Does Slow Down Mean Speed Up?

Now what? In the face of a deepening business slowdown, a global credit crunch and a wildly fluctuating stock market, what should corporate IT shops do next? Gartner's top answer at its Symposium/ITxpo 2008 conference this month: Prepare for hiring freezes and layoffs.

Yeah, we could do that. Or we could kick IT into high gear.

No doubt the budget cuts will come, and we have to be ready for them -- freezes, layoffs and all. We don't need the sages of Stamford to tell us that.

But if we really want to be a useful part of the businesses we serve, we can do something a lot more valuable: deliver competitive advantage.

See, there's a fundamental paradox about business slowdowns and IT. When business is brisk, IT has the time for big projects with long schedules. But when business is slow, we have to move fast.

Confused? Think about it. In a good business environment, there's plenty of low-hanging fruit for salespeople, and plenty of budget for IT. That's when we get the green light for big infrastructure projects and process improvements that may not pay off immediately. Why? Because the money is there. Why is it there? Because it's easier for the sales guys to keep the orders coming in.

In an expanding market, there's more money to go around. Competition is likely to be less intense. The pressure is off. We can take our time.

Now, what happens when business dries up? Companies have to cut costs, streamline processes -- and steal business from competitors.

The first one is obvious. The second makes sense to process-oriented people like us. But why focus on stealing business from competitors?

Because that's the only place it can come from. Remember, the market is shrinking, not expanding. We have to gain market share just to stay even. So the heat is on. Never mind growth -- just to hold our own, our salespeople have to keep our own customers while they lure business away from our competitors.

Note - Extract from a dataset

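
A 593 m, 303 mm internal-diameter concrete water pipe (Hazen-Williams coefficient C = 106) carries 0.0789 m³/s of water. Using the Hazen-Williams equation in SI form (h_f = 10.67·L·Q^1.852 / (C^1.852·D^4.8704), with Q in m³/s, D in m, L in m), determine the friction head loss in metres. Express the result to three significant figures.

h_f ≈ 3.41 m

h_f = 10.67·593·0.0789^1.852 / (106^1.852·0.303^4.8704) = 3.414 m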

And how can they steal those customers and their orders? That tends to be highly tactical. Maybe it's a price cut that happens a little sooner than the competition's. Maybe it's an order that's confirmed more quickly. Maybe it hinges on a salesman's ability to pull up the numbers he needs on a moment's notice to close the deal.

But it's almost always about speed. Not just how fast sales can act, but how quickly IT can set up salespeople with the tactical tools they need.

To steal customers and business, a salesman has to move fast. And that means we do too.

Of course, that need for speed doesn't end with sales guys. The sooner we can cut costs and streamline processes, the sooner they'll show up on the bottom line. We have to do that. All our competitors will, too.

But shifting into high gear on tactical requests from users, so that they can offer something our competition can't immediately match? That's the very definition of competitive advantage.

Understand, those tactical deliverables often aren't pretty. They're inelegant, rushed and messy. They're enough to get the job done. They test the limits of our project management skills, business knowledge and professionalism.

They're a long way from business as usual for IT. They're also exactly what our businesses need right now.

So that's what's next: We can kick IT into high gear and create a competitive advantage.

Or we can roll over and wait for the ax to fall.